When a structure is poorly maintained and has aggressive daylighting goals, the occupants may be exposed to severe glare and thermal stress. On the other side, recurrent reports also demonstrate how much they enjoy their jobs and wish they would never have to relocate.
Increased daylight has been linked to significant financial and performance-related advantages as well as happier employees.
Our circadian system is made up of the biological mechanisms that control our sleep-wake cycle. Our circadian rhythm manages our cycles of alertness and sleepiness by using the neurohormone melatonin. A person’s sleep-wake cycle can deviate by as much as two hours each day if they are not exposed to natural 24-hour cycles of light and dark.
The absence of daylight within a structure does not necessarily mean that its people will perish. These problems can be treated by exposing people to strong light at the right time of day and for the right amount of time. Simply said, daylight is one resource that can deliver this exposure at the precise time and for the length of time that is best for people.
While the spectrum of daylight is changeable and frequently unpredictable, it is also rich in the short-wavelength region of the visible spectrum, which has been proven to support alertness and circadian sleep-wake entrainment.

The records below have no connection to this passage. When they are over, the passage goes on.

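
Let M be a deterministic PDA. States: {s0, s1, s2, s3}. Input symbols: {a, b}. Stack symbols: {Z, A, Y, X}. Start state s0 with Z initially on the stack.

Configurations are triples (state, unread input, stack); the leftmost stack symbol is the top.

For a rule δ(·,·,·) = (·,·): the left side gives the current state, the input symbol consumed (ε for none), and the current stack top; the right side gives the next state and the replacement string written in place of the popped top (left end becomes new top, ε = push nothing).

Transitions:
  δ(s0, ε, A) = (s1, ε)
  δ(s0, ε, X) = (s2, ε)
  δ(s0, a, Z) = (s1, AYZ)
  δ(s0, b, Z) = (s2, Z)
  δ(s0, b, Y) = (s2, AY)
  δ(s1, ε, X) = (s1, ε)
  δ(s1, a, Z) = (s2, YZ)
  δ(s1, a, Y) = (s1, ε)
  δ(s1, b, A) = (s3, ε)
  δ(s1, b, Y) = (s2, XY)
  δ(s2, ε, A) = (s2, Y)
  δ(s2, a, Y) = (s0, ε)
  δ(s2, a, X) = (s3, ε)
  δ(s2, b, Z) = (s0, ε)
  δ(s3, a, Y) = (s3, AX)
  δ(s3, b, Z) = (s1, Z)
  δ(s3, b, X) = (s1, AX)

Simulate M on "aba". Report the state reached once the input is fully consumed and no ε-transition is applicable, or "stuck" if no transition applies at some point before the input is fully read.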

However, it is also critical to keep in mind that human health is supported by the daily—and perhaps seasonal—variation linked to the cycle of day-night light and dark.
With the growing variety of daylighting software solutions, modelling and testing design decisions are particularly crucial. Once a design has been implemented, it is important to train building occupants and operators on how to utilise lighting controls, access shading controls, and daylighting controls in order to ensure operational success.
However, the existence of daylighting in our buildings is crucial for maintaining the rhythms of human life, strengthening connections between people and place, and exposing local biodiversity in our built environment.